On the screen, sketched gobs of lime green garbage appeared next to photographs of the real trash that had begun piling up 60 meters high.
‘Art can entertain but you don’t have to entertain with art,” said Damon Honeycutt.
Seated beside cast member Molly Gawler on the day of the Israeli premier of Pilobolus Dance Theater’s Shadowland, Honeycutt, who is the dance caption of production, seemed charged with energy. The two dancer/creators have recently embarked on a world tour that will take them across Europe over the next eight months. The first steps of this journey include a short tour around Israel, with stops in Herzliya, Jerusalem, Be’er Sheva and Haifa. All together, Shadowland will be performed 14 times in Israel.
Shadowland is a narrative tale of a young woman, called “Dog-girl”, who goes on a quest to find herself. Employing shadows and a wide array of images and lighting tricks, the creators of Shadowland present an alternate, magical universe on stage. “The piece is about the veils we hide behind and about letting our true nature out. I think everyone can connect with the feeling of thinking you aren’t good enough,” said Gawler.
Last year, Pilobolus visited Israel with a mixed program of the company’s enthralling repertoire. Known for their acrobatic abilities and knack for creating just about any shape by contorting their bodies, Pilobolus walk the line between entertainment and contemporary dance.
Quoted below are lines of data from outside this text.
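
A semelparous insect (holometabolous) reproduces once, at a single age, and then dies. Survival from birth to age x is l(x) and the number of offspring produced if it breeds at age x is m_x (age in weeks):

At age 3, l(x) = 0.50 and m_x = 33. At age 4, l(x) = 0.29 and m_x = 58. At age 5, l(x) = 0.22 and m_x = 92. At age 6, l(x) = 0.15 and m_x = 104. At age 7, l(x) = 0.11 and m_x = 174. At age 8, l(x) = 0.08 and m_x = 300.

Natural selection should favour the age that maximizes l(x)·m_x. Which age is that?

8

Expected offspring if breeding at age x = l(x) × m_x:
  age 3: 0.50 × 33 = 16.500
  age 4: 0.29 × 58 = 16.820
  age 5: 0.22 × 92 = 20.240
  age 6: 0.15 × 104 = 15.600
  age 7: 0.11 × 174 = 19.140
  age 8: 0.08 × 300 = 24.000
Maximum at age 8 (24.000).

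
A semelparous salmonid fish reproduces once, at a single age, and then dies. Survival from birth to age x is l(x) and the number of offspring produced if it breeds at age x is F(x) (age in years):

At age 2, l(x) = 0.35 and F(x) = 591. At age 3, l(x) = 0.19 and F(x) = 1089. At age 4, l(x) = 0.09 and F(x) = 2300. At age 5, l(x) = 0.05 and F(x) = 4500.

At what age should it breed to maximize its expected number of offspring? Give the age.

5

Expected offspring if breeding at age x = l(x) × F(x):
  age 2: 0.35 × 591 = 206.850
  age 3: 0.19 × 1089 = 206.910
  age 4: 0.09 × 2300 = 207.000
  age 5: 0.05 × 4500 = 225.000
Maximum at age 5 (225.000).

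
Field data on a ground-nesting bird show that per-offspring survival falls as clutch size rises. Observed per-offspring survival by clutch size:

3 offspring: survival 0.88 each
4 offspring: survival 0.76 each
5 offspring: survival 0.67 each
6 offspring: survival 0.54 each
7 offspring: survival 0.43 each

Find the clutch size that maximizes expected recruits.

5

Expected recruits = c × s(c):
  c=3: 3 × 0.88 = 2.640
  c=4: 4 × 0.76 = 3.040
  c=5: 5 × 0.67 = 3.350
  c=6: 6 × 0.54 = 3.240
  c=7: 7 × 0.43 = 3.010
Maximum at c = 5 (3.350 recruits).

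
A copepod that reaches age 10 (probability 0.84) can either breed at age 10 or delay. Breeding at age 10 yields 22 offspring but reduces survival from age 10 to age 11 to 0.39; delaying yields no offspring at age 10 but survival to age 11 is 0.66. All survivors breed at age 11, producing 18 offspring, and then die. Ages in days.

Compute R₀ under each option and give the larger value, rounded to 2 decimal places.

breed at age 10: R₀ = 0.84 × (22 + 0.39 × 18) = 0.84 × 29.0200 = 24.3768
delay to age 11: R₀ = 0.84 × (0.66 × 18) = 0.84 × 11.8800 = 9.9792
Higher: breed at age 10 (24.3768).

24.38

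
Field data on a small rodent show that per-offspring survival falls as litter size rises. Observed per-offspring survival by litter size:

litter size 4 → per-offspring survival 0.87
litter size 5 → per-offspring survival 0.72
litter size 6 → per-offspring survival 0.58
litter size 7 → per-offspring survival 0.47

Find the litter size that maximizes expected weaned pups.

Expected weaned pups = c × s(c):
  c=4: 4 × 0.87 = 3.480
  c=5: 5 × 0.72 = 3.600
  c=6: 6 × 0.58 = 3.480
  c=7: 7 × 0.47 = 3.290
Maximum at c = 5 (3.600 weaned pups).

5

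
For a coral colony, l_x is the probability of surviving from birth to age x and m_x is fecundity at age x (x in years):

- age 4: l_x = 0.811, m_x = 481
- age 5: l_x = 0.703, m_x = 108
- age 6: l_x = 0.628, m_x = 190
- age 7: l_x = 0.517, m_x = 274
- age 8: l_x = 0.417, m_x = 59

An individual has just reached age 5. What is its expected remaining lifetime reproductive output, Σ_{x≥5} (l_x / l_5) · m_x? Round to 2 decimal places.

l_5 = 0.703. Conditional survival from age 5 to x is l_x / l_5.
  x=5: (0.703/0.703) × 108 = 108.0000
  x=6: (0.628/0.703) × 190 = 169.7297
  x=7: (0.517/0.703) × 274 = 201.5050
  x=8: (0.417/0.703) × 59 = 34.9972
Sum = 108.0000 + 169.7297 + 201.5050 + 34.9972 = 514.2319

514.23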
Perhaps because of this balance, they are one of the most viewed and praised troupes in the world.
“That’s what drew me to Pilobolus in the first place,” said Gawler, who joined the company in 2007 and plays the lead role in Shadowland.
“The philosophy of the company and the fact that they believe that art is for the people is really important. Our shows are accessible and Shadowland is no exception. We love to take people on journeys,” she went on.
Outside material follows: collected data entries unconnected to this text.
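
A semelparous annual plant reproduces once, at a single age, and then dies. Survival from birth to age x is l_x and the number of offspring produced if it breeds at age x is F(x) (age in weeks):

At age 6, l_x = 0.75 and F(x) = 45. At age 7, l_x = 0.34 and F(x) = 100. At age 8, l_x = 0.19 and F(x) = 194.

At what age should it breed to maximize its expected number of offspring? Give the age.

Expected offspring if breeding at age x = l_x × F(x):
  age 6: 0.75 × 45 = 33.750
  age 7: 0.34 × 100 = 34.000
  age 8: 0.19 × 194 = 36.860
Maximum at age 8 (36.860).

8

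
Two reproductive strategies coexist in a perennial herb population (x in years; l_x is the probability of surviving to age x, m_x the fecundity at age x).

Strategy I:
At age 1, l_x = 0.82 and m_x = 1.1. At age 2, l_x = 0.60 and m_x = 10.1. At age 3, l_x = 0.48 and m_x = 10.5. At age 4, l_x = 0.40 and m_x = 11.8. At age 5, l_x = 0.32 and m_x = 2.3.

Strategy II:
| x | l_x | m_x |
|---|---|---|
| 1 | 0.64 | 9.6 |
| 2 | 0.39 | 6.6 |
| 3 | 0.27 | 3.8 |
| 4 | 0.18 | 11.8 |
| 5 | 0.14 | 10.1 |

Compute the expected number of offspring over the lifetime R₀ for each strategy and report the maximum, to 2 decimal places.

Strategy I: R₀ = 0.82×1.1 + 0.60×10.1 + 0.48×10.5 + 0.40×11.8 + 0.32×2.3 = 17.4580
Strategy II: R₀ = 0.64×9.6 + 0.39×6.6 + 0.27×3.8 + 0.18×11.8 + 0.14×10.1 = 13.2820
Highest R₀: strategy I with 17.4580.

17.46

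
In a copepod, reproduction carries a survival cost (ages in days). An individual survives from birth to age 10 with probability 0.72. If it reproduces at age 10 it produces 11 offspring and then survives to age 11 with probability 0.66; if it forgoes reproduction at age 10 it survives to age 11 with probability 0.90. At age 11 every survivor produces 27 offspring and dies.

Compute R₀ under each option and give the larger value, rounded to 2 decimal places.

breed at age 10: R₀ = 0.72 × (11 + 0.66 × 27) = 0.72 × 28.8200 = 20.7504
delay to age 11: R₀ = 0.72 × (0.90 × 27) = 0.72 × 24.3000 = 17.4960
Higher: breed at age 10 (20.7504).

20.75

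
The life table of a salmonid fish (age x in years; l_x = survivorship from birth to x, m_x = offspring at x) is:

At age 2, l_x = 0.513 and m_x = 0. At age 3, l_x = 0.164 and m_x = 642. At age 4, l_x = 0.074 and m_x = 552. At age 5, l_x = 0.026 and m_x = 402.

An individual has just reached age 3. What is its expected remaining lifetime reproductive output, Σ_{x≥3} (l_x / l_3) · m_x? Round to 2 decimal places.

l_3 = 0.164. Conditional survival from age 3 to x is l_x / l_3.
  x=3: (0.164/0.164) × 642 = 642.0000
  x=4: (0.074/0.164) × 552 = 249.0732
  x=5: (0.026/0.164) × 402 = 63.7317
Sum = 642.0000 + 249.0732 + 63.7317 = 954.8049

954.80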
Believers in the two heads are better than one approach; Pilobolus has enjoyed a long history of collaborating with leading visual and performance artists. In this way, the company has bolstered their creative energy year after year. The list of previous contributors to the Pilobolus repertoire includes famed illustrator Maurice Sendak, Belgian choreographer Sidi Larbi Cherkouai, juggler Michael Moschen and Inbal Pinto and Avshalom Pollack, whose work Rushes is currently performed by the troupe.
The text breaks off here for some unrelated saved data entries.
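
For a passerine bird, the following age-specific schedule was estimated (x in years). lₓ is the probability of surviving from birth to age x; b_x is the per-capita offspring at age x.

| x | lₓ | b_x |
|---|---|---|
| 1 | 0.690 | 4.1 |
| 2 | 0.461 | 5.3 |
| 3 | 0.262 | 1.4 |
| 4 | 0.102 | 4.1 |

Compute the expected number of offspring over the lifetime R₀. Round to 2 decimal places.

6.06

R₀ = Σ lₓ b_x:
  age 1: 0.690 × 4.1 = 2.8290
  age 2: 0.461 × 5.3 = 2.4433
  age 3: 0.262 × 1.4 = 0.3668
  age 4: 0.102 × 4.1 = 0.4182
R₀ = 2.8290 + 2.4433 + 0.3668 + 0.4182 = 6.0573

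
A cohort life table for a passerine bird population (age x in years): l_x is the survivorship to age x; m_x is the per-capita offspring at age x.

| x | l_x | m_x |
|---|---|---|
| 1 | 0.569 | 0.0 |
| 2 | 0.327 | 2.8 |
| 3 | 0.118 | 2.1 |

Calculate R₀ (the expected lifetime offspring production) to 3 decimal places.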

One of the many cooks in the kitchen in the artistic process for Shadowland was Steven Banks, head-writer of the popular children’s cartoon SpongeBob SquarePants.
“Steven really knew how to add a sense of animation to the show,” said Gawler. “He knows how to tell a story so well.”
The creative process for Shadowland was slightly different from previous productions in that it included a large number of collaborating artists. During eight months of intense rehearsals, the ten dancers and six directors of the project threw their ideas into a pot, out of which Shadowland emerged.
“We worked with a lot of improvisation. It was crazy,” said Gawler, “but amazing to be part of such a big process.” The piece was premiered in Madrid in 2010 however changes continue to be made as the show progresses.
“It’s like working with clay,” said Honeycutt, “we are sculpting the material as we go.”
Shadowland, they explained, is an experiment for the 40-year-old American dance troupe. While the main company continues to rehearse and perform in America, the Shadowland cast will conquer Europe. This division and branching out is perhaps the next step for the company, explained Honeycutt. And though both Honeycutt and Gawler have toured extensively in the past, the Shadowland journey marks the longest and most intense tour of either of their careers. “I’ve never done anything of this magnitude before,” said Honeycutt with a smile. “But we have a great cast and we will just have to rely on each other.”
“As long as everyone has a spirit of adventure, we’ll be fine,” added Gawler.
Shadowland will be performed from December 5-9 in at the Jerusalem Theater, on December 8 and 9 at the Be’er Sheva Performing Arts Center and on December 9 and 10 at the Haifa Auditorium.